Suriye İnsan Hakları Ağı (SNHR), Baas rejimi döneminde zorla kaybedilen ve gözaltına alınan 112 bin 414 kişinin akıbetinin hala belirsiz olduğunu duyurdu. Bu kişilerin çoğunun, rejim tarafından öldürülmüş olabileceği ifade ediliyor.
Suriye'nin 61 yıllık Baas rejiminin çöküşünün ardından, hapishanelerde yaşanan işkence ve yargısız infazlar gün yüzüne çıkmaya başladı. Rejim, binlerce kişiyi hapse atmış ve birçok kişiyi zorla kaybetmişti. Suriye genelindeki hapishanelerdeki tüm tutuklular serbest bırakılmış olsa da serbest kalanların sayısı, zorla kaybedilenlerin çok gerisinde kaldı. Bu nedenle, on binlerce aile hala yakınlarının akıbetinin ortaya çıkmasını bekliyor.
"BAAS REJİMİ TARAFINDAN ÖLDÜRÜLEN 112 BİN KİŞİ BÜYÜK İHTİMALLE HAYATINI KAYBETTİ"
Suriye İnsan Hakları Ağı Başkanı Fadl Abdulgani, AA muhabirine yaptığı açıklamada, 2018'de Esad rejiminin birçok zorla kaybedilen Suriyeliyi öldürdüğüne dair kanıtları olduğunu söyledi.

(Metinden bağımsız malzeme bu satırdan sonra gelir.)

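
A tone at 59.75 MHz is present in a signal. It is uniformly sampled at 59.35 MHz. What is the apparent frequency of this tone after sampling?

59.75 MHz mod fs = 0.4 MHz.
0.4 MHz ≤ fs/2 = 29.675 MHz, appears at 0.4 MHz.

0.4 MHz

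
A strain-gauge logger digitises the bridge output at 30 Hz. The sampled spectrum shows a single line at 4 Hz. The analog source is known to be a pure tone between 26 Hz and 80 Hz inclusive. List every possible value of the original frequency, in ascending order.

Frequencies that alias to 4 Hz are k·fs ± 4 Hz for integer k ≥ 0.
k=0: 4 Hz.
k=1: 26 Hz, 34 Hz.
k=2: 56 Hz, 64 Hz.
k=3: 86 Hz, 94 Hz.
Within [26 Hz, 80 Hz]: 26 Hz, 34 Hz, 56 Hz, 64 Hz.

26 Hz, 34 Hz, 56 Hz, 64 Hz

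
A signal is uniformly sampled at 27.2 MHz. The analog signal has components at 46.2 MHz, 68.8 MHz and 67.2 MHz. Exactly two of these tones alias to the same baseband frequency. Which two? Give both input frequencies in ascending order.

67.2 MHz, 68.8 MHz

fs/2 = 13.6 MHz.
46.2 MHz mod fs = 19 MHz.
19 MHz > fs/2 = 13.6 MHz, folds to fs − 19 MHz = 8.2 MHz.
68.8 MHz mod fs = 14.4 MHz.
14.4 MHz > fs/2 = 13.6 MHz, folds to fs − 14.4 MHz = 12.8 MHz.
67.2 MHz mod fs = 12.8 MHz.
12.8 MHz ≤ fs/2 = 13.6 MHz, appears at 12.8 MHz.
67.2 MHz and 68.8 MHz both map to 12.8 MHz.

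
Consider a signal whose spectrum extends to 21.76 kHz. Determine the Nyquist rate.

43.52 kHz

Nyquist rate = 2 × 21.76 kHz = 43.52 kHz.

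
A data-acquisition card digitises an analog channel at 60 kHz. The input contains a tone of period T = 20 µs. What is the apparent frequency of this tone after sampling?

T = 20 µs → f = 1/T = 50 kHz.
50 kHz > fs/2 = 30 kHz, folds to fs − 50 kHz = 10 kHz.

10 kHz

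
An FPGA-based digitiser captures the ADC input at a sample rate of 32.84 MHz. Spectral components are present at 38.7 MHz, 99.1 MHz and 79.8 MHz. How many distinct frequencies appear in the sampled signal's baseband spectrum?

fs/2 = 16.42 MHz.
38.7 MHz mod fs = 5.86 MHz.
5.86 MHz ≤ fs/2 = 16.42 MHz, appears at 5.86 MHz.
99.1 MHz mod fs = 0.58 MHz.
0.58 MHz ≤ fs/2 = 16.42 MHz, appears at 0.58 MHz.
79.8 MHz mod fs = 14.12 MHz.
14.12 MHz ≤ fs/2 = 16.42 MHz, appears at 14.12 MHz.
Distinct values: {0.58 MHz, 5.86 MHz, 14.12 MHz} → 3.

3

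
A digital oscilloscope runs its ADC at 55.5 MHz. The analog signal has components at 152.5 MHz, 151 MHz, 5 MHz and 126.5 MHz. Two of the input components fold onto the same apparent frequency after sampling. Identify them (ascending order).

fs/2 = 27.75 MHz.
152.5 MHz mod fs = 41.5 MHz.
41.5 MHz > fs/2 = 27.75 MHz, folds to fs − 41.5 MHz = 14 MHz.
151 MHz mod fs = 40 MHz.
40 MHz > fs/2 = 27.75 MHz, folds to fs − 40 MHz = 15.5 MHz.
5 MHz ≤ fs/2 = 27.75 MHz, passes unchanged.
126.5 MHz mod fs = 15.5 MHz.
15.5 MHz ≤ fs/2 = 27.75 MHz, appears at 15.5 MHz.
126.5 MHz and 151 MHz both map to 15.5 MHz.

126.5 MHz, 151 MHz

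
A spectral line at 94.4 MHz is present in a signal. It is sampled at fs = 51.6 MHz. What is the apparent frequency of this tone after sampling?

94.4 MHz mod fs = 42.8 MHz.
42.8 MHz > fs/2 = 25.8 MHz, folds to fs − 42.8 MHz = 8.8 MHz.

8.8 MHz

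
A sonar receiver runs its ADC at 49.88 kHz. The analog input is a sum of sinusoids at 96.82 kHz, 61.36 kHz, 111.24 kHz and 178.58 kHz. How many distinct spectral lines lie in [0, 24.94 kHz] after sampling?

3

fs/2 = 24.94 kHz.
96.82 kHz mod fs = 46.94 kHz.
46.94 kHz > fs/2 = 24.94 kHz, folds to fs − 46.94 kHz = 2.94 kHz.
61.36 kHz mod fs = 11.48 kHz.
11.48 kHz ≤ fs/2 = 24.94 kHz, appears at 11.48 kHz.
111.24 kHz mod fs = 11.48 kHz.
11.48 kHz ≤ fs/2 = 24.94 kHz, appears at 11.48 kHz.
178.58 kHz mod fs = 28.94 kHz.
28.94 kHz > fs/2 = 24.94 kHz, folds to fs − 28.94 kHz = 20.94 kHz.
Distinct values: {2.94 kHz, 11.48 kHz, 20.94 kHz} → 3.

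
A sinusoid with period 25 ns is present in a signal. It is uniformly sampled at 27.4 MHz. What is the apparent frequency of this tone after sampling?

T = 25 ns → f = 1/T = 40 MHz.
40 MHz mod fs = 12.6 MHz.
12.6 MHz ≤ fs/2 = 13.7 MHz, appears at 12.6 MHz.

12.6 MHz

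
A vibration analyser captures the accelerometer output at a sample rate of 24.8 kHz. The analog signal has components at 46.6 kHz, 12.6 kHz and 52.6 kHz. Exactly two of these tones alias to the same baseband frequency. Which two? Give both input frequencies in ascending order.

46.6 kHz, 52.6 kHz

fs/2 = 12.4 kHz.
46.6 kHz mod fs = 21.8 kHz.
21.8 kHz > fs/2 = 12.4 kHz, folds to fs − 21.8 kHz = 3 kHz.
12.6 kHz > fs/2 = 12.4 kHz, folds to fs − 12.6 kHz = 12.2 kHz.
52.6 kHz mod fs = 3 kHz.
3 kHz ≤ fs/2 = 12.4 kHz, appears at 3 kHz.
46.6 kHz and 52.6 kHz both map to 3 kHz.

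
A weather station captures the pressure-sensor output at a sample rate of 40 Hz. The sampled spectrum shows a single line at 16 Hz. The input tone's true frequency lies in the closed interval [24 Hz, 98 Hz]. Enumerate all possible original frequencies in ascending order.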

Abdulgani, 112 bin 414 zorla kaybedilen kişinin büyük ihtimalle öldürülmüş olduğuna dikkat çekti.
Abdulgani, Baas rejimi döneminde yaklaşık 136 bin zorla kaybedilen ve tutuklanan kişinin kaydının bulunduğunu belirtti. "Son dönemde serbest kalanlar hariç geriye kalan 112 bin 414 kişi büyük ihtimalle öldürülmüş durumda" dedi. Ancak, öldürülenlerin cenazelerinin ailelerine teslim edilmediği için, hala zorla kaybedilenler kategorisinde olduklarını ve bunun büyük bir araştırma ve çaba gerektirdiğini vurguladı.
REJİM, ÖLDÜRDÜĞÜ KİŞİLERİN NÜFUS KAYITLARINI YILLAR SONRA YAPIYORDU
Abdulgani, Esad rejiminin öldürdüğü kişilerin nüfus kaydını yıllar sonra yaptığını belirterek, "Bu kişiler ailelerine bildirilmeden öldürüldü ve nüfusa kaydedildi. Bu, ailelerin hala mağdur olmalarına yol açıyor çünkü ölüm belgeleri ellerinde yok" dedi. Abdulgani, Baas rejiminin öldürdüğü kişilerin nüfus kütüğünde ölüm tarihi ile kaydın yapıldığı tarih arasında bazen yıllarca süren farklar olduğunu ifade etti.
TOPLU MEZARLAR VE KAYBOLANLARIN AKIBETİ
Suriye'de henüz ortaya çıkarılmamış çok sayıda toplu mezar olduğuna dikkat çeken Abdulgani, bu cesetlerin kimlik tespitlerinin yapılması gerektiğini, ancak bunun karmaşık bir süreç olduğunu belirtti. "Suriye'de onlarca toplu mezar var. Bu mezarların açılması ve örneklerin toplanması zor bir süreç" diye konuştu.
Abdulgani, kayıp yakınlarının akıbetini öğrenme hakkına sahip olduğunu ancak kimsenin ailelere boş umutlar vermemesi gerektiğini vurguladı. Ayrıca, gizli hapishaneler hakkında yayılan söylentilere itibar edilmemesi gerektiğini söyledi. "Bazen gerçekte var olmayan efsanelerle insanlar bir araya geliyor. Rejim hapishanelerinin hepsi 8-9 Aralık'tan sonra açıldı ve bu hapishanelerde artık kimse kalmadı" dedi.
Suriye'deki kaybolanların aileleri, yakınlarının akıbetine dair belirsizliğin giderilmesi için uluslararası yardım bekliyor.